Sir Chris pointed to Hong Kong, which is going through its worst phase of the pandemic with hospitals struggling to cope, as an example of why Covid-19 has a long way to run..reports Asian Lite News
A new coronavirus variant that does more damage than Omicron is likely to hit the UK as Covid-19 moves towards seasonal peaks for at least another two years, Professor Sir Chris Whitty has warned.
The UK’s chief medical adviser said that the public should “roll with it” and accept that more surprises will come rather than hoping for an “end point”.
He said the Covid-19 crisis “is not over” and that rising hospitalisations as a result of the current wave triggered by Omicron subvariant BA.2 will probably continue for at least another two weeks.
When asked how quickly the pandemic will end and become endemic, Sir Chris said: “The term ‘endemic’ is massively misused, including by people who have got medical qualifications.
“The pandemic is going to become, over time, less dominant steadily, but we’re going to have a significant problem with it in multiple parts of the world for the rest of our lives.

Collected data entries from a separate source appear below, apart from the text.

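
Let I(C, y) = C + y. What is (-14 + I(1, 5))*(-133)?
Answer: 1064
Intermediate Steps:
(-14 + I(1, 5))*(-133) = (-14 + (1 + 5))*(-133) = (-14 + 6)*(-133) = -8*(-133) = 1064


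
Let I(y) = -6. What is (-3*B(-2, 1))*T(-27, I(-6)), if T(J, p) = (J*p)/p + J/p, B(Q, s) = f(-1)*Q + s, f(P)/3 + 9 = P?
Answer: 8235/2 ≈ 4117.5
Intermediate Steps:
f(P) = -27 + 3*P
B(Q, s) = s - 30*Q (B(Q, s) = (-27 + 3*(-1))*Q + s = (-27 - 3)*Q + s = -30*Q + s = s - 30*Q)
T(J, p) = J + J/p
(-3*B(-2, 1))*T(-27, I(-6)) = (-3*(1 - 30*(-2)))*(-27 - 27/(-6)) = (-3*(1 + 60))*(-27 - 27*(-⅙)) = (-3*61)*(-27 + 9/2) = -183*(-45/2) = 8235/2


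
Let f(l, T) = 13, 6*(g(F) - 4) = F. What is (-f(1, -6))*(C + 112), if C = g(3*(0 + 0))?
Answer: -1508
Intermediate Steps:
g(F) = 4 + F/6
C = 4 (C = 4 + (3*(0 + 0))/6 = 4 + (3*0)/6 = 4 + (⅙)*0 = 4 + 0 = 4)
(-f(1, -6))*(C + 112) = (-1*13)*(4 + 112) = -13*116 = -1508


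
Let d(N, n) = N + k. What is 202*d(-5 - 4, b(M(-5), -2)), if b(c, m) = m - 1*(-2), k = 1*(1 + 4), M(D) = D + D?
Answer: -808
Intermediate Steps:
M(D) = 2*D
k = 5 (k = 1*5 = 5)
b(c, m) = 2 + m (b(c, m) = m + 2 = 2 + m)
d(N, n) = 5 + N (d(N, n) = N + 5 = 5 + N)
202*d(-5 - 4, b(M(-5), -2)) = 202*(5 + (-5 - 4)) = 202*(5 - 9) = 202*(-4) = -808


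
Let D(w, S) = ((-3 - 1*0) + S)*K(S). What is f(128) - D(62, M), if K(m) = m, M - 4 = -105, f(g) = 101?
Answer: -10403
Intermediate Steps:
M = -101 (M = 4 - 105 = -101)
D(w, S) = S*(-3 + S) (D(w, S) = ((-3 - 1*0) + S)*S = ((-3 + 0) + S)*S = (-3 + S)*S = S*(-3 + S))
f(128) - D(62, M) = 101 - (-101)*(-3 - 101) = 101 - (-101)*(-104) = 101 - 1*10504 = 101 - 10504 = -10403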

Let’s have no illusions about that.
“I’m expecting it to be probably in the UK seasonal, but interspersed, at least for the next 2-3 years by new variants while it’s still evolving essentially to adapt to humans, which may occur in between seasonal peaks.
“So I think we should just accept that that is what we’re going to deal with and just roll with it, rather than expect some end point.”
Speaking to the joint Local Government Association (LGA) and Association of Directors of Public Health (ADPH) conference on the second anniversary of the UK’s first lockdown, Sir Chris said society had largely accepted the current situation.
“People are getting very high vaccination rates, people are getting cared for. A lot of people are still wearing masks. People are testing and they’re isolating [if they are positive] and I hope that will continue for some time,” he said.
“But we’re not doing the kind of things we had to do two years ago and none of us want to get back to the stage where we were in that position. But we could well end up with a new variant that produces worse problems than we’ve got with Omicron – and Omicron problems are not by any means trivial, but Omicron is largely de-risked by vaccination in those people who are vaccinated. It’s not, however, mild.”
Sir Chris pointed to Hong Kong, which is going through its worst phase of the pandemic with hospitals struggling to cope, as an example of why Covid-19 has a long way to run.
He said: “Indeed, there are some parts of the world where, in my view, big problems are all – or largely – ahead of them. So I think the idea that is a global problem [which] has moved to a stable state, is incorrect.
“The UK has chosen a particular path and we have high immunity due to vaccination rates, particularly in elderly people, and some immunity due to infection as well. Others have chosen perfectly sensible paths, but they’re going to play out differently.